Kişisel Reklama Değil, Projelere İhtiyacımız Var...

KİŞİSEL REKLAMA DEĞİL, PROJELERE İHTİYACIMIZ VAR …

Son zamanlarda sık rastladığımız talihsiz açıklamalara bir yenisi daha eklenmiştir.
Gelişmiş ülkelerde Sağlık Bakanlarının “Halkımız sağlıklı; hekime başvurmuyor” diye başarısını anlatırken bizim ülkemizde “Ne mutlu vatandaş hasta oldu hekime başvuru oranı arttı “ diye övünülmesinin mantığını anlamakta, tüm duyarlı vatandaşlarımız gibi biz de anlayamamaktayız.
Adı Sağlık olan Bakanlığın başında olan birinin vatandaşlarımızda hastalık oranının artması ile övünmesi, konu ile ilgili bilgi düzeyinin sorgulanmasını gerektirir.
Sayın Bakana katılıyoruz. 
Evet Sayın Bakanın övündüğü gibi bu ülkede hastanelere başvuru artmaktadır. 
Sebebi de aile hekimliğinin başlatılması ile önem verilen koruyucu sağlık hizmetlerinin yönetim değişikliği ile ikinci plana atılmasıdır. Bu anlayış tarzı ile hastalık oranlarımız Sayın Bakanın söylediği gibi daha da artacaktır.
Bugün övünülen istatistikler yarın Türkiye’nin yüz karası olacaktır.
Bugün koruyucu sağlık hizmetlerine yapılan ihanetlerin faturalarını, bu millet gelecek yıllarda önlenebilir hastalıkların artması ile ödeyecektir.
Bu ülkenin artık gerçekçi politikalara ihtiyacı vardır.
Salef Bakanın proje fazlalığını unutturmak için getirilen yegane proje “Aile Hekimliğinde nöbet” tir. Zaten anlatılabilecek başka bir şey de yoktur.
Acil nöbetleri başarısızlığı, ASM nöbetleri başarısızlığı ile devam etmektedir. Belki de 1 ay sonra o da tarih olacaktır.
Güneş balçık ile sıvanmaz. Türkiye artık tek tuşa basarak aile hekimliğinde günlük poliklinik sayılarını görebilir.
Madem %75 nöbete gidiliyor neden cumartesi günlük poliklinik sayıları açıklanmıyor? Neden istediğimizde veremeyiz deniyor? Saklanan nedir? Yoksa gerçeklerin ortaya çıkmasından mı korkuluyor?
Sağlık sisteminin kişisel reklamlara değil üretilen projeler ihtiyacı vardır.

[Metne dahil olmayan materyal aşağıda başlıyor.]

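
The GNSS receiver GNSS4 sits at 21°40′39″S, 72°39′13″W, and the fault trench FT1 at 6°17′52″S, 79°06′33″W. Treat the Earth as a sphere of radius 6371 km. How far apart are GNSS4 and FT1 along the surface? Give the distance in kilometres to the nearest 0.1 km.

GNSS4: φ = -21.67750°, λ = -72.65361°
FT1: φ = -6.29778°, λ = -79.10917°
Δφ = 15.3797°,  Δλ = -6.4556°
a = sin²(Δφ/2) + cos φ₁ cos φ₂ sin²(Δλ/2) = 0.020834
c = 2·arcsin(√a) = 0.289689 rad = 16.5980°
d = R·c = 6371 × 0.289689 = 1845.6 km

1845.6 km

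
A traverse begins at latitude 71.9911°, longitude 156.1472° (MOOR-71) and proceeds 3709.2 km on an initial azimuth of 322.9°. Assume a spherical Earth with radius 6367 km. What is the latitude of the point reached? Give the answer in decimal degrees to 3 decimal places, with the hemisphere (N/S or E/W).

68.405°N

δ = d/R = 3709.2/6367 = 0.582566 rad
φ₂ = arcsin(sin φ₁ cos δ + cos φ₁ sin δ cos θ)
   = arcsin(0.95101·0.83505 + 0.30916·0.55017·0.79758) = 68.40463°
λ₂ = λ₁ + atan2(sin θ sin δ cos φ₁, cos δ − sin φ₁ sin φ₂) = 40.52820°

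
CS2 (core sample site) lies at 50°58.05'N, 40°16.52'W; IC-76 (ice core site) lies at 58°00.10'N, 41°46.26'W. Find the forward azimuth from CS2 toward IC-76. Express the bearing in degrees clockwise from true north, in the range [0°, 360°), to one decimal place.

353.6°

CS2: φ = +50.96750°, λ = -40.27533°
IC-76: φ = +58.00167°, λ = -41.77100°
Δλ = -1.4957°
y = sin Δλ · cos φ₂ = -0.013831
x = cos φ₁ sin φ₂ − sin φ₁ cos φ₂ cos Δλ = 0.122601
θ = atan2(y, x) = -6.4365° → 353.5635° (mod 360°)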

Geçmişten gelen mirası hovardaca tüketmenin bu ülke sağlığın bir katkısı yoktur.
Türkiye Cumhuriyeti Kamu Denetçiliği Kurumu “Aile Hekimlerinin talepleri önemsenmeli, çözüm süreçlerine aile hekimleri katılmalı” diyor. Sağlık Bakanlığına tavsiye kararı yazıyor. 
Kamu Denetçiliği Kurumu bile sorunu görüp rapor hazırlar iken “Ben kimse ile görüşmem. Benim düşündüğüm gibi düşünmüyorlar” anlayışı Bakanlığın ne kadar doğru (?) yönetildiğinin en güzel göstergesidir.

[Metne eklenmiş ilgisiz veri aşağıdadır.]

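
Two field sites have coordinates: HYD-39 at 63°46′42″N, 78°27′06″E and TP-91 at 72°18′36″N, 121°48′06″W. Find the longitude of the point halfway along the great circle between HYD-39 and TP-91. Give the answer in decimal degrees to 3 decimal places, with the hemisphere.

112.313°E

HYD-39: φ = +63.77833°, λ = +78.45167°
TP-91: φ = +72.31000°, λ = -121.80167°
Bx = cos φ₂ cos Δλ = -0.285079,  By = cos φ₂ sin Δλ = 0.105190
φₘ = atan2(sin φ₁ + sin φ₂, √((cos φ₁ + Bx)² + By²)) = 84.17270°
λₘ = λ₁ + atan2(By, cos φ₁ + Bx) = 112.31329°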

Yol haritası yanlış olanın doğru yolu bulması imkansızdır.
Biz Türkiye’ nin aile hekimleri olarak seçim propagandalarının ucuz malzemesi olmak istemiyoruz. 
Biz yönetimde olanların başaramadıklarının hayata geçirdik. 

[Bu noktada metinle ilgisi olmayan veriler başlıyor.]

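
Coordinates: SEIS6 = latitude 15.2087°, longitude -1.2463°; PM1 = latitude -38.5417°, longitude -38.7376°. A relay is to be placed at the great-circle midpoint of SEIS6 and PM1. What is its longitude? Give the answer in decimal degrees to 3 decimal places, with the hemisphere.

Bx = cos φ₂ cos Δλ = 0.620597,  By = cos φ₂ sin Δλ = -0.476051
φₘ = atan2(sin φ₁ + sin φ₂, √((cos φ₁ + Bx)² + By²)) = -12.29312°
λₘ = λ₁ + atan2(By, cos φ₁ + Bx) = -17.95812°

17.958°W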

Bu ülkenin sağlık kalitesini üst düzeye taşıdık. Taşımaya devam edeceğiz. Herşeye ve herkese rağmen.
Son olarak Sayın Bakana aile hekimleri arasındaki birlikte hareket etme kültürüne katkıları için teşekkür ediyoruz. Aile Hekimleri kendileri aleyhine yapılan her olumsuz söylemde daha da sıkı bir araya gelmektedir.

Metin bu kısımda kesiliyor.